# Sony STR-DG910 help with set up and 3D



## Stinger911 (Mar 26, 2011)

My set up is a 73 inch Mitsubishi WD-73638 DLP with Directv DVR, Sony STR-DG910, with a PS 3.

I recently purchased the 3D set up (mitsubishi 3dc-1000) kit and am having issues.
Novice here...

I hooked the Directv dvr, ps3 to the Sony receiver and hooked up the 3D device between the TV and receiver as instructed.
The 3D wont work on the PS3 and it wont even detect it in the settings of the PS3. The 3D seems to work for the regular directv things but not great.

Is my STR-DG910 outdated and not compatible with 3d or something? Do I need to purchase a different receiver that is compatible.

Is it better (or possible) to just hook my ps3, directv directly to the TV and bypass the receiver and just use it for the sound? Would that work better. Can someone tell me how to briefly set up this way if it is better...

Please help as I am stuck here..

Thanks


----------



## Dale Rasco (Apr 11, 2009)

What type of 3D content are you pushing from the PS3?


----------



## Jungle Jack (Jul 28, 2009)

Stinger911 said:


> My set up is a 73 inch Mitsubishi WD-73638 DLP with Directv DVR, Sony STR-DG910, with a PS 3.
> 
> I recently purchased the 3D set up (mitsubishi 3dc-1000) kit and am having issues.
> Novice here...
> ...


Hello,
Your Sony is not HDMI 1.4 which is the HDMI Standard which includes 3D. Therefore, anything you route through the Sony will not output 3D.

The Mitsubishi kit will work for 3D. The Started Kit came standard with the 738 and 838 Series. However, with the Kit, you should get 3D when you connect 3D enabled Sources directly to your TV. As your AVR will not process 3D, you have no choice but to connect them to the TV. 

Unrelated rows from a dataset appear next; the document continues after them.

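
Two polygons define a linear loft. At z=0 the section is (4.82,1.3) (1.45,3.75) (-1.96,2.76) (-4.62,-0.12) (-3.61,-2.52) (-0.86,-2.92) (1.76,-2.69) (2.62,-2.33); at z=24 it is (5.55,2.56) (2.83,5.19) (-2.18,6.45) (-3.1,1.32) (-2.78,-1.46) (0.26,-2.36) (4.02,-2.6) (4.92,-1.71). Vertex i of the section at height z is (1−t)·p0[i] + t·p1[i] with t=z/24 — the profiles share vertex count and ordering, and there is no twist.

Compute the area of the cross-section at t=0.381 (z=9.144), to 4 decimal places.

Area at t=0.381: 49.1368

Cross-section at t=0.381: each vertex is (1-t)·p0[i] + t·p1[i].
  v1: (1-0.381)·(4.82,1.3) + 0.381·(5.55,2.56) = (5.0981,1.7801)
  v2: (1-0.381)·(1.45,3.75) + 0.381·(2.83,5.19) = (1.9758,4.2986)
  v3: (1-0.381)·(-1.96,2.76) + 0.381·(-2.18,6.45) = (-2.0438,4.1659)
  v4: (1-0.381)·(-4.62,-0.12) + 0.381·(-3.1,1.32) = (-4.0409,0.4286)
  v5: (1-0.381)·(-3.61,-2.52) + 0.381·(-2.78,-1.46) = (-3.2938,-2.1161)
  v6: (1-0.381)·(-0.86,-2.92) + 0.381·(0.26,-2.36) = (-0.4333,-2.7066)
  v7: (1-0.381)·(1.76,-2.69) + 0.381·(4.02,-2.6) = (2.6211,-2.6557)
  v8: (1-0.381)·(2.62,-2.33) + 0.381·(4.92,-1.71) = (3.4963,-2.0938)
Shoelace sum Σ(x_i·y_{i+1} − x_{i+1}·y_i):
  i=1: 5.0981·4.2986 − 1.9758·1.7801 = +18.3980 (running +18.3980)
  i=2: 1.9758·4.1659 − -2.0438·4.2986 = +17.0165 (running +35.4145)
  i=3: -2.0438·0.4286 − -4.0409·4.1659 = +15.9578 (running +51.3723)
  i=4: -4.0409·-2.1161 − -3.2938·0.4286 = +9.9629 (running +61.3353)
  i=5: -3.2938·-2.7066 − -0.4333·-2.1161 = +7.9982 (running +69.3334)
  i=6: -0.4333·-2.6557 − 2.6211·-2.7066 = +8.2449 (running +77.5784)
  i=7: 2.6211·-2.0938 − 3.4963·-2.6557 = +3.7972 (running +81.3756)
  i=8: 3.4963·1.7801 − 5.0981·-2.0938 = +16.8980 (running +98.2736)
Area = |Σ|/2 = |98.2736|/2 = 49.1368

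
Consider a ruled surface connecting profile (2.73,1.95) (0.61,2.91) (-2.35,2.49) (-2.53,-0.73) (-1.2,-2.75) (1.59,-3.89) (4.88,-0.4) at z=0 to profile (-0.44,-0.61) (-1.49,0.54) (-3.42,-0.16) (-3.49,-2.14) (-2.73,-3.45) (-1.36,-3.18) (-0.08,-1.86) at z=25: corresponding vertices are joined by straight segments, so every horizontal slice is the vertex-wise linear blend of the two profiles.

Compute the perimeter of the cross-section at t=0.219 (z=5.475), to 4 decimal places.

Perimeter at t=0.219: 19.5932

Cross-section at t=0.219: each vertex is (1-t)·p0[i] + t·p1[i].
  v1: (1-0.219)·(2.73,1.95) + 0.219·(-0.44,-0.61) = (2.0358,1.3894)
  v2: (1-0.219)·(0.61,2.91) + 0.219·(-1.49,0.54) = (0.1501,2.3910)
  v3: (1-0.219)·(-2.35,2.49) + 0.219·(-3.42,-0.16) = (-2.5843,1.9097)
  v4: (1-0.219)·(-2.53,-0.73) + 0.219·(-3.49,-2.14) = (-2.7402,-1.0388)
  v5: (1-0.219)·(-1.2,-2.75) + 0.219·(-2.73,-3.45) = (-1.5351,-2.9033)
  v6: (1-0.219)·(1.59,-3.89) + 0.219·(-1.36,-3.18) = (0.9440,-3.7345)
  v7: (1-0.219)·(4.88,-0.4) + 0.219·(-0.08,-1.86) = (3.7938,-0.7197)
Perimeter = Σ |v_{i+1} − v_i|:
  edge 1→2: √(-1.8857² + 1.0016²) = 2.1352 (running 2.1352)
  edge 2→3: √(-2.7344² + -0.4813²) = 2.7765 (running 4.9116)
  edge 3→4: √(-0.1559² + -2.9484²) = 2.9526 (running 7.8642)
  edge 4→5: √(1.2052² + -1.8645²) = 2.2201 (running 10.0843)
  edge 5→6: √(2.4790² + -0.8312²) = 2.6147 (running 12.6990)
  edge 6→7: √(2.8498² + 3.0148²) = 4.1485 (running 16.8475)
  edge 7→1: √(-1.7580² + 2.1091²) = 2.7457 (running 19.5932)
Perimeter = 19.5932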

The good news is with the PS3, you are losing nothing as the PS3 cannot do 3D and the Lossless Codecs (True HD, DTS HD Uncompressed PCM) simultaneously. And yes you should be able to output via Optical Digital Output from your PS3 and DirecTV Box to your Sony. You just will not have HDMI Switching through the AVR.

Cheers,
JJ


----------